Pfizer is the world’s largest drug producer and it will be forced to close eight plants worldwide with three of them located in Ireland.
Speaking at an EU/Latin summit in Madrid last night, Irish prime minister Brian Cowen described the job cuts as "very regrettable".
Cowen said that Pfizer bought Wyeth last year for $68billion. Cowen said the cuts within Pfizer were unavoidable.
"They have been looking at their own global strategy and this is having an impact in Ireland.”
Pfizer’s head of manufacturing, Dr Paul Duffy, said senior government officials and ministers had been in touch with Pfizer executives about the redundancies.

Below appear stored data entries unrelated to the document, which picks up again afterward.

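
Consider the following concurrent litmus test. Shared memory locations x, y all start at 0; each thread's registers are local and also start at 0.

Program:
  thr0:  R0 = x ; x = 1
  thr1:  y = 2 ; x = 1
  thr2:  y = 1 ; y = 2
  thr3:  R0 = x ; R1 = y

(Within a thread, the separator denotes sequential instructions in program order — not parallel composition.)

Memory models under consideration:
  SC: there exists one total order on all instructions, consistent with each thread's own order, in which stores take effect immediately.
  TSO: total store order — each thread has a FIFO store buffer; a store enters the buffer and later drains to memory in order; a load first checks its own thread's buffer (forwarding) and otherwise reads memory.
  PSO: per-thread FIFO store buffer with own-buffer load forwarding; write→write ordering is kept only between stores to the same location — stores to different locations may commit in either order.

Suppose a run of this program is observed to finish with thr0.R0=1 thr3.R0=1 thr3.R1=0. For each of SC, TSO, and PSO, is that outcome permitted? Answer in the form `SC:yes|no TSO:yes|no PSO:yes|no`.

outcome vector order: (thr0.R0,thr3.R0,thr3.R1)
[SC] allowed = {(0,0,0); (0,0,1); (0,0,2); (0,1,0); (0,1,1); (0,1,2); (1,0,0); (1,0,1); (1,0,2); (1,1,1); (1,1,2)}
[TSO] allowed = {(0,0,0); (0,0,1); (0,0,2); (0,1,0); (0,1,1); (0,1,2); (1,0,0); (1,0,1); (1,0,2); (1,1,1); (1,1,2)}
[PSO] allowed = {(0,0,0); (0,0,1); (0,0,2); (0,1,0); (0,1,1); (0,1,2); (1,0,0); (1,0,1); (1,0,2); (1,1,0); (1,1,1); (1,1,2)}
target (1,1,0) ∈ {PSO}

SC:no TSO:no PSO:yes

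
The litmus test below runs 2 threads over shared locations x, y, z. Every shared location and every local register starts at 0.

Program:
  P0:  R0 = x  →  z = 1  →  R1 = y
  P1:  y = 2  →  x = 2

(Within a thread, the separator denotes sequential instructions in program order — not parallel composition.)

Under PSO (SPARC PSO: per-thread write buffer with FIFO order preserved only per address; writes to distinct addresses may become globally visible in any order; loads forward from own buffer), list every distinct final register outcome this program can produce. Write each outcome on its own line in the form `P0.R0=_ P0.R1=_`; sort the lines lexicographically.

P0.R0=0 P0.R1=0
P0.R0=0 P0.R1=2
P0.R0=2 P0.R1=0
P0.R0=2 P0.R1=2

outcome vector order: (P0.R0,P0.R1)
|PSO outcomes| = 4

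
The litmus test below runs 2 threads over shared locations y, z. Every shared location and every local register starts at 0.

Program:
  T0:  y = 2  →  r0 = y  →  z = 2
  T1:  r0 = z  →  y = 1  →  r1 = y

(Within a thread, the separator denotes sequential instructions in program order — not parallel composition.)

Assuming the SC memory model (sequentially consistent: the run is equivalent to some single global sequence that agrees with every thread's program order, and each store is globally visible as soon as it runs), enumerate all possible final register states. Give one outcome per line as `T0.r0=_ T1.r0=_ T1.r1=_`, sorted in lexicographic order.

outcome vector order: (T0.r0,T1.r0,T1.r1)
|SC outcomes| = 4

T0.r0=1 T1.r0=0 T1.r1=1
T0.r0=2 T1.r0=0 T1.r1=1
T0.r0=2 T1.r0=0 T1.r1=2
T0.r0=2 T1.r0=2 T1.r1=1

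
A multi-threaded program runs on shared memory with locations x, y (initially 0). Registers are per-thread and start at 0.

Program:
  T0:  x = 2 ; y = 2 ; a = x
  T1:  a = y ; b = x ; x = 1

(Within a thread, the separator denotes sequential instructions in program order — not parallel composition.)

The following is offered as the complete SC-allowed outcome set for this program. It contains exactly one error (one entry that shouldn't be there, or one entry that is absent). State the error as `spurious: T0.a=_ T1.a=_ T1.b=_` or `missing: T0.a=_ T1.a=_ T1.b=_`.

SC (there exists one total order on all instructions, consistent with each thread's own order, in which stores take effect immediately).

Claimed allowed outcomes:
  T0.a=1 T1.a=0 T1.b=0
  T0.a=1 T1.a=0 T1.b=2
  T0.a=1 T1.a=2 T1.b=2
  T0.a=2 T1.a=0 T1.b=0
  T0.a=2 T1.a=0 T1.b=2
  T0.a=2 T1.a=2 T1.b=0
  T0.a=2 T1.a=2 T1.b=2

spurious: T0.a=2 T1.a=2 T1.b=0

outcome vector order: (T0.a,T1.a,T1.b)
SC: 6 outcomes — {(1,0,0) (1,0,2) (1,2,2) (2,0,0) (2,0,2) (2,2,2)}
claimed∖SC = {(2,2,0)}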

However Duffy said that there was "not much a government could do when global decisions were being taken”.
Cowen said he was confident that the jobs would be swiftly replaced, as the pharmaceutical sector is "a growth area".
Pfizer will be closing a plant in Dublin and two in Cork.
A spokesman for the Irish Development Agency (IDA) said that Pfizer had recently spent over $550million upgrading the pharmaceutical facilities.
The IDA is confident that the factories will be purchased by another pharmaceutical group.
Pfizer said that some of the staff might relocate to a Pfizer biopharmaceutical campus at Grange Castle in Clondalkin, Co Dublin, where 1,200 people are employed.
Pfizer said it would continue to invest in its Clondalkin operation.
Pfizer’s global manufacturing president Nat Ricciardi said yesterday that the restructuring was "critical to our efforts to remain competitive”.
“We are keenly aware of the impact these types of changes have on employees and their families,” said Ricciardi.
“We will provide support to our colleagues who lose their jobs so that their transition to new careers is as smooth as possible,”
Pfizer’s Cork operations are due to cease between 20123 and 2013 while it's Dun Laoghaire operation will close by 2014.
A further 650 jobs at Pfizer’s nutritionals plant in Co Limerick will anxiously await the outcome of a review which will be starting later this year.
However there is large growth in the nutrition sector and a Pfizer spokesperson said there was a "need for capacity in the network."
Duffy said that Ireland will continue to provide world-class centers of excellence in pharmaceuticals and that it would continue to be a significant supplier in the companies global market.